Total synthesis of a human leukocyte interferon gene.
Later, in 1979, Khorana reported completion of the total synthesis of a biologically functional tyrosine suppressor transfer RNA gene carrying all regulatory sequences. This gene was 207 base pairs long and included the following : (i) a 51 base pairs long DNA promoter region, (ii) a 126 base pairs long DNA corresponding to the precursor tRNA and (iii) a 25 base pairs long duplex DNA corresponding to 16 base pairs adjoining CCA end of tRNA and the remainder, a modified sequence including Eco
RIendonuclease specific sequence. The details of the complete gene are shown in Figure 41.12. The complete synthetic gene was cloned in the vector bacteriophage (lambda virus) by gene cloning method discussed in Genetic Engineering and Biotechnology 1. Recombinant DNA and PCR (Cloning and Amplification of DNA)
. On transformation of E. coli,
the phage could multiply with the cloned gene.
|Fig. 41.12. Different parts of the complete E. coli tyrosine suppressor tRNA gene (redrawn from Science, Vol. 203, 1979).
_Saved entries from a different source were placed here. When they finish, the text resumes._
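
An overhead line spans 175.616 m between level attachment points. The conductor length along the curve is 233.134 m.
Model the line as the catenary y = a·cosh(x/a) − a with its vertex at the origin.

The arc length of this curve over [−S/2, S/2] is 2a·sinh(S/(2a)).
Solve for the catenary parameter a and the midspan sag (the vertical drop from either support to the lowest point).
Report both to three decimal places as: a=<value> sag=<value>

a=65.509 sag=68.204

seed: a₀ = √(S³/(24(L−S))) = √(175.616³/(24·57.518)) = 62.638105
iter 1: u=1.401830  f(a)=+5.923e+00  f'(a)=-2.224e+00  a ← 62.638105 − (+5.923e+00/-2.224e+00) = 65.301827
iter 2: u=1.344648  f(a)=+3.988e-01  f'(a)=-1.933e+00  a ← 65.301827 − (+3.988e-01/-1.933e+00) = 65.508087
iter 3: u=1.340415  f(a)=+2.096e-03  f'(a)=-1.913e+00  a ← 65.508087 − (+2.096e-03/-1.913e+00) = 65.509183
iter 4: u=1.340392  f(a)=+5.859e-08  f'(a)=-1.913e+00  a ← 65.509183 − (+5.859e-08/-1.913e+00) = 65.509183
iter 5: u=1.340392  f(a)=+2.842e-14  f'(a)=-1.913e+00  a ← 65.509183 − (+2.842e-14/-1.913e+00) = 65.509183
converged: |Δa| < 1e-12 after 5 iterations
sag = a·(cosh(S/(2a)) − 1) = 65.509183·(cosh(1.340392) − 1) = 68.204386
T_max/T_min = cosh(S/(2a)) = 2.041142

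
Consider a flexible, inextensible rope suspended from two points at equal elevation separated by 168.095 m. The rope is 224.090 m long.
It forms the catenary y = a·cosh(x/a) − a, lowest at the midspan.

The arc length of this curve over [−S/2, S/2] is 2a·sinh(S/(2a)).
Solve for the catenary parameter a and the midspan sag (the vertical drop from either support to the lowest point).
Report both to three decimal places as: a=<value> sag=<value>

a=62.218 sag=65.942

seed: a₀ = √(S³/(24(L−S))) = √(168.095³/(24·55.995)) = 59.450012
iter 1: u=1.413751  f(a)=+5.870e+00  f'(a)=-2.288e+00  a ← 59.450012 − (+5.870e+00/-2.288e+00) = 62.015234
iter 2: u=1.355272  f(a)=+4.013e-01  f'(a)=-1.985e+00  a ← 62.015234 − (+4.013e-01/-1.985e+00) = 62.217389
iter 3: u=1.350868  f(a)=+2.180e-03  f'(a)=-1.964e+00  a ← 62.217389 − (+2.180e-03/-1.964e+00) = 62.218499
iter 4: u=1.350844  f(a)=+6.510e-08  f'(a)=-1.963e+00  a ← 62.218499 − (+6.510e-08/-1.963e+00) = 62.218499
iter 5: u=1.350844  f(a)=-2.842e-14  f'(a)=-1.963e+00  a ← 62.218499 − (-2.842e-14/-1.963e+00) = 62.218499
converged: |Δa| < 1e-12 after 5 iterations
sag = a·(cosh(S/(2a)) − 1) = 62.218499·(cosh(1.350844) − 1) = 65.942430
T_max/T_min = cosh(S/(2a)) = 2.059852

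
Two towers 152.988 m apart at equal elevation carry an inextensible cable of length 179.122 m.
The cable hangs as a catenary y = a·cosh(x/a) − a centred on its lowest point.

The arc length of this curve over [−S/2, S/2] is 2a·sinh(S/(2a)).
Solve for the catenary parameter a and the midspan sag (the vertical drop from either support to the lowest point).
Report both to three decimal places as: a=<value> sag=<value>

seed: a₀ = √(S³/(24(L−S))) = √(152.988³/(24·26.134)) = 75.557484
iter 1: u=1.012395  f(a)=+1.372e+00  f'(a)=-7.653e-01  a ← 75.557484 − (+1.372e+00/-7.653e-01) = 77.350800
iter 2: u=0.988923  f(a)=+5.038e-02  f'(a)=-7.101e-01  a ← 77.350800 − (+5.038e-02/-7.101e-01) = 77.421754
iter 3: u=0.988017  f(a)=+7.362e-05  f'(a)=-7.080e-01  a ← 77.421754 − (+7.362e-05/-7.080e-01) = 77.421858
iter 4: u=0.988016  f(a)=+1.577e-10  f'(a)=-7.080e-01  a ← 77.421858 − (+1.577e-10/-7.080e-01) = 77.421858
iter 5: u=0.988016  f(a)=-2.842e-14  f'(a)=-7.080e-01  a ← 77.421858 − (-2.842e-14/-7.080e-01) = 77.421858
converged: |Δa| < 1e-12 after 5 iterations
sag = a·(cosh(S/(2a)) − 1) = 77.421858·(cosh(0.988016) − 1) = 40.964445
T_max/T_min = cosh(S/(2a)) = 1.529107

a=77.422 sag=40.964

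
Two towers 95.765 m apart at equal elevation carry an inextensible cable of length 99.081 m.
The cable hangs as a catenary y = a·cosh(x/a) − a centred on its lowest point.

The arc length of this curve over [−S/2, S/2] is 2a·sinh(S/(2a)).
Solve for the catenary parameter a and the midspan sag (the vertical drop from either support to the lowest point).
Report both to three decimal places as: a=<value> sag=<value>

a=105.592 sag=11.044

seed: a₀ = √(S³/(24(L−S))) = √(95.765³/(24·3.316)) = 105.050310
iter 1: u=0.455805  f(a)=+3.462e-02  f'(a)=-6.445e-02  a ← 105.050310 − (+3.462e-02/-6.445e-02) = 105.587403
iter 2: u=0.453487  f(a)=+2.673e-04  f'(a)=-6.346e-02  a ← 105.587403 − (+2.673e-04/-6.346e-02) = 105.591614
iter 3: u=0.453469  f(a)=+1.621e-08  f'(a)=-6.345e-02  a ← 105.591614 − (+1.621e-08/-6.345e-02) = 105.591615
iter 4: u=0.453469  f(a)=+0.000e+00  f'(a)=-6.345e-02  a ← 105.591615 − (+0.000e+00/-6.345e-02) = 105.591615
converged: |Δa| < 1e-12 after 4 iterations
sag = a·(cosh(S/(2a)) − 1) = 105.591615·(cosh(0.453469) − 1) = 11.043930
T_max/T_min = cosh(S/(2a)) = 1.104591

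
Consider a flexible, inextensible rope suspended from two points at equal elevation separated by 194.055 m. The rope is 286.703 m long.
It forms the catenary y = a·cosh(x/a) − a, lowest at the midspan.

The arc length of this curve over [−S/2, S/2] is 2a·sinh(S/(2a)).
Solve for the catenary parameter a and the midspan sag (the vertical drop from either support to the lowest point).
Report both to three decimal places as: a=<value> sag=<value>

a=61.052 sag=94.759

seed: a₀ = √(S³/(24(L−S))) = √(194.055³/(24·92.648)) = 57.327580
iter 1: u=1.692510  f(a)=+1.421e+01  f'(a)=-4.258e+00  a ← 57.327580 − (+1.421e+01/-4.258e+00) = 60.665248
iter 2: u=1.599392  f(a)=+1.336e+00  f'(a)=-3.492e+00  a ← 60.665248 − (+1.336e+00/-3.492e+00) = 61.047734
iter 3: u=1.589371  f(a)=+1.450e-02  f'(a)=-3.417e+00  a ← 61.047734 − (+1.450e-02/-3.417e+00) = 61.051978
iter 4: u=1.589261  f(a)=+1.750e-06  f'(a)=-3.416e+00  a ← 61.051978 − (+1.750e-06/-3.416e+00) = 61.051979
iter 5: u=1.589261  f(a)=+5.684e-14  f'(a)=-3.416e+00  a ← 61.051979 − (+5.684e-14/-3.416e+00) = 61.051979
converged: |Δa| < 1e-12 after 5 iterations
sag = a·(cosh(S/(2a)) − 1) = 61.051979·(cosh(1.589261) − 1) = 94.758793
T_max/T_min = cosh(S/(2a)) = 2.552100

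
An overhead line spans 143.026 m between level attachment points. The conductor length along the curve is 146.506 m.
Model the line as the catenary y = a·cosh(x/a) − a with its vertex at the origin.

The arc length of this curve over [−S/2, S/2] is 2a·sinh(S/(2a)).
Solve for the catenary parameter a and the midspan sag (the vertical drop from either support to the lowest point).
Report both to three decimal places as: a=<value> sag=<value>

seed: a₀ = √(S³/(24(L−S))) = √(143.026³/(24·3.480)) = 187.166124
iter 1: u=0.382083  f(a)=+2.549e-02  f'(a)=-3.773e-02  a ← 187.166124 − (+2.549e-02/-3.773e-02) = 187.841687
iter 2: u=0.380709  f(a)=+1.387e-04  f'(a)=-3.732e-02  a ← 187.841687 − (+1.387e-04/-3.732e-02) = 187.845402
iter 3: u=0.380701  f(a)=+4.154e-09  f'(a)=-3.732e-02  a ← 187.845402 − (+4.154e-09/-3.732e-02) = 187.845402
iter 4: u=0.380701  f(a)=+0.000e+00  f'(a)=-3.732e-02  a ← 187.845402 − (+0.000e+00/-3.732e-02) = 187.845402
converged: |Δa| < 1e-12 after 4 iterations
sag = a·(cosh(S/(2a)) − 1) = 187.845402·(cosh(0.380701) − 1) = 13.777754
T_max/T_min = cosh(S/(2a)) = 1.073346

a=187.845 sag=13.778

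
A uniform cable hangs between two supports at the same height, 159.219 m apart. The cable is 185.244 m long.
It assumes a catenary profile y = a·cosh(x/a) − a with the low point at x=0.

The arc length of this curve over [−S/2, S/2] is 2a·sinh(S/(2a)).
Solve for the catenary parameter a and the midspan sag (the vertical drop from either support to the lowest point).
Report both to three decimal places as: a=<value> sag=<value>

a=82.289 sag=41.607

seed: a₀ = √(S³/(24(L−S))) = √(159.219³/(24·26.025)) = 80.388023
iter 1: u=0.990315  f(a)=+1.306e+00  f'(a)=-7.132e-01  a ← 80.388023 − (+1.306e+00/-7.132e-01) = 82.219606
iter 2: u=0.968254  f(a)=+4.598e-02  f'(a)=-6.638e-01  a ← 82.219606 − (+4.598e-02/-6.638e-01) = 82.288872
iter 3: u=0.967439  f(a)=+6.157e-05  f'(a)=-6.621e-01  a ← 82.288872 − (+6.157e-05/-6.621e-01) = 82.288965
iter 4: u=0.967438  f(a)=+1.107e-10  f'(a)=-6.621e-01  a ← 82.288965 − (+1.107e-10/-6.621e-01) = 82.288965
iter 5: u=0.967438  f(a)=-2.842e-14  f'(a)=-6.621e-01  a ← 82.288965 − (-2.842e-14/-6.621e-01) = 82.288965
converged: |Δa| < 1e-12 after 5 iterations
sag = a·(cosh(S/(2a)) − 1) = 82.288965·(cosh(0.967438) − 1) = 41.607397
T_max/T_min = cosh(S/(2a)) = 1.505625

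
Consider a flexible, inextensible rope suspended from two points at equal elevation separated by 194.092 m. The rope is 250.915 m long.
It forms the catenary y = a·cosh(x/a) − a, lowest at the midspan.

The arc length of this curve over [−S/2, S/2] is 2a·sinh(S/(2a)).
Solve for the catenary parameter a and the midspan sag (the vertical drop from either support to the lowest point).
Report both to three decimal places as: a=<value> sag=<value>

seed: a₀ = √(S³/(24(L−S))) = √(194.092³/(24·56.823)) = 73.222365
iter 1: u=1.325360  f(a)=+5.205e+00  f'(a)=-1.842e+00  a ← 73.222365 − (+5.205e+00/-1.842e+00) = 76.047316
iter 2: u=1.276127  f(a)=+3.164e-01  f'(a)=-1.625e+00  a ← 76.047316 − (+3.164e-01/-1.625e+00) = 76.242045
iter 3: u=1.272867  f(a)=+1.336e-03  f'(a)=-1.611e+00  a ← 76.242045 − (+1.336e-03/-1.611e+00) = 76.242875
iter 4: u=1.272853  f(a)=+2.406e-08  f'(a)=-1.611e+00  a ← 76.242875 − (+2.406e-08/-1.611e+00) = 76.242875
iter 5: u=1.272853  f(a)=+0.000e+00  f'(a)=-1.611e+00  a ← 76.242875 − (+0.000e+00/-1.611e+00) = 76.242875
converged: |Δa| < 1e-12 after 5 iterations
sag = a·(cosh(S/(2a)) − 1) = 76.242875·(cosh(1.272853) − 1) = 70.565028
T_max/T_min = cosh(S/(2a)) = 1.925529

a=76.243 sag=70.565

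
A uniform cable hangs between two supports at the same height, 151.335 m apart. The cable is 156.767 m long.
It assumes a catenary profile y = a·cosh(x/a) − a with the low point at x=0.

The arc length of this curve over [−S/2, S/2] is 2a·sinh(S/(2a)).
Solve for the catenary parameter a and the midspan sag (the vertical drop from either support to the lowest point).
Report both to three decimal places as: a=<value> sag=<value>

a=163.922 sag=17.777

seed: a₀ = √(S³/(24(L−S))) = √(151.335³/(24·5.432)) = 163.051039
iter 1: u=0.464072  f(a)=+5.879e-02  f'(a)=-6.808e-02  a ← 163.051039 − (+5.879e-02/-6.808e-02) = 163.914690
iter 2: u=0.461627  f(a)=+4.704e-04  f'(a)=-6.699e-02  a ← 163.914690 − (+4.704e-04/-6.699e-02) = 163.921713
iter 3: u=0.461608  f(a)=+3.065e-08  f'(a)=-6.698e-02  a ← 163.921713 − (+3.065e-08/-6.698e-02) = 163.921713
iter 4: u=0.461608  f(a)=+0.000e+00  f'(a)=-6.698e-02  a ← 163.921713 − (+0.000e+00/-6.698e-02) = 163.921713
converged: |Δa| < 1e-12 after 4 iterations
sag = a·(cosh(S/(2a)) − 1) = 163.921713·(cosh(0.461608) − 1) = 17.776666
T_max/T_min = cosh(S/(2a)) = 1.108446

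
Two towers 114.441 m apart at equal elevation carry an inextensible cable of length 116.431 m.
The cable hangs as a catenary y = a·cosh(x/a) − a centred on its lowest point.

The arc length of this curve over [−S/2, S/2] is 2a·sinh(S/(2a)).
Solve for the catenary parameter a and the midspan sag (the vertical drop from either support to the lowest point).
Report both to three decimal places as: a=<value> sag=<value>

a=177.610 sag=9.297

seed: a₀ = √(S³/(24(L−S))) = √(114.441³/(24·1.990)) = 177.149653
iter 1: u=0.323007  f(a)=+1.041e-02  f'(a)=-2.270e-02  a ← 177.149653 − (+1.041e-02/-2.270e-02) = 177.608067
iter 2: u=0.322173  f(a)=+4.053e-05  f'(a)=-2.253e-02  a ← 177.608067 − (+4.053e-05/-2.253e-02) = 177.609867
iter 3: u=0.322170  f(a)=+6.203e-10  f'(a)=-2.252e-02  a ← 177.609867 − (+6.203e-10/-2.252e-02) = 177.609867
iter 4: u=0.322170  f(a)=+0.000e+00  f'(a)=-2.252e-02  a ← 177.609867 − (+0.000e+00/-2.252e-02) = 177.609867
converged: |Δa| < 1e-12 after 4 iterations
sag = a·(cosh(S/(2a)) − 1) = 177.609867·(cosh(0.322170) − 1) = 9.297354
T_max/T_min = cosh(S/(2a)) = 1.052347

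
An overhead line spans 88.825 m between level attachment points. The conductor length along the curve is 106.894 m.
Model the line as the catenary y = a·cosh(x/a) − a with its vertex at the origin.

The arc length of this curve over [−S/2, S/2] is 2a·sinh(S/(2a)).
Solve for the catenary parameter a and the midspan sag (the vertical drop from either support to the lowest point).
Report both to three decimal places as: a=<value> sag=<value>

a=41.374 sag=26.216

seed: a₀ = √(S³/(24(L−S))) = √(88.825³/(24·18.069)) = 40.200379
iter 1: u=1.104778  f(a)=+1.135e+00  f'(a)=-1.014e+00  a ← 40.200379 − (+1.135e+00/-1.014e+00) = 41.320478
iter 2: u=1.074830  f(a)=+4.918e-02  f'(a)=-9.275e-01  a ← 41.320478 − (+4.918e-02/-9.275e-01) = 41.373502
iter 3: u=1.073453  f(a)=+1.015e-04  f'(a)=-9.236e-01  a ← 41.373502 − (+1.015e-04/-9.236e-01) = 41.373612
iter 4: u=1.073450  f(a)=+4.348e-10  f'(a)=-9.236e-01  a ← 41.373612 − (+4.348e-10/-9.236e-01) = 41.373612
iter 5: u=1.073450  f(a)=-1.421e-14  f'(a)=-9.236e-01  a ← 41.373612 − (-1.421e-14/-9.236e-01) = 41.373612
converged: |Δa| < 1e-12 after 5 iterations
sag = a·(cosh(S/(2a)) − 1) = 41.373612·(cosh(1.073450) − 1) = 26.216014
T_max/T_min = cosh(S/(2a)) = 1.633641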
Interferon is a protein, which has a property of inhibiting viral infection and cell proliferation and thus can be used for treatment of viral infection and malignancies (cancer). These properties have generated great interest in human interferons (IFNs). Atleast three kinds of interferon genes are known in human genome : (i) leukocyte interferon genes (IFN-α genes), (ii) fibroblast interferon gene (IFN-β genes) and (iii) immune interferon gene (IFN-γ genes). Genes for different kinds of interferons differ and details of base sequences are not known for all of them.
In 1980, Weismann
and coworkers published the nucleotide sequence of first IFN-a gene derived from cloned IFN-α cDNA. On the basis of this information, total synthesis of this human leukocyte interferon gene, 514 base pairs long, was achieved and published in 1981 (Edge etal.,
1981). Since there are 514 base pairs in the gene, it involved synthesis of DNA strands with 1028 nucleotides in predetermined way. This was the longest gene synthesized till 1982. The synthesis involved coupling of initial nucleotide on to a polyacrylamide resin to which further nucleotides could be added in pairs. Sixty six (66) oligonucleotide segments varying in size from 14 to 21 were first synthesized which were then arranged in a predetermined way and joined. This gene has been incorporated into a plasmid and is capable of synthesizing a-interferon. Further details about synthesis of this α-IFN gene are available in the original article published in Nature (Vol. 292, pages 756-761, 1981). The 514 base pairs coded for 166 amino acids = 498 base pairs, and include the initiation and termination signals. There are no intron sequences present in this gene.
The plasmid with this synthesized gene was transferred into bacteria (E. coli
)which are being utilized now for synthesis of interferon in industry. This has greatly reduced the cost of production of this drug (interferon) which was earlier sold at the rate of Rs. 16 million per 50 mg.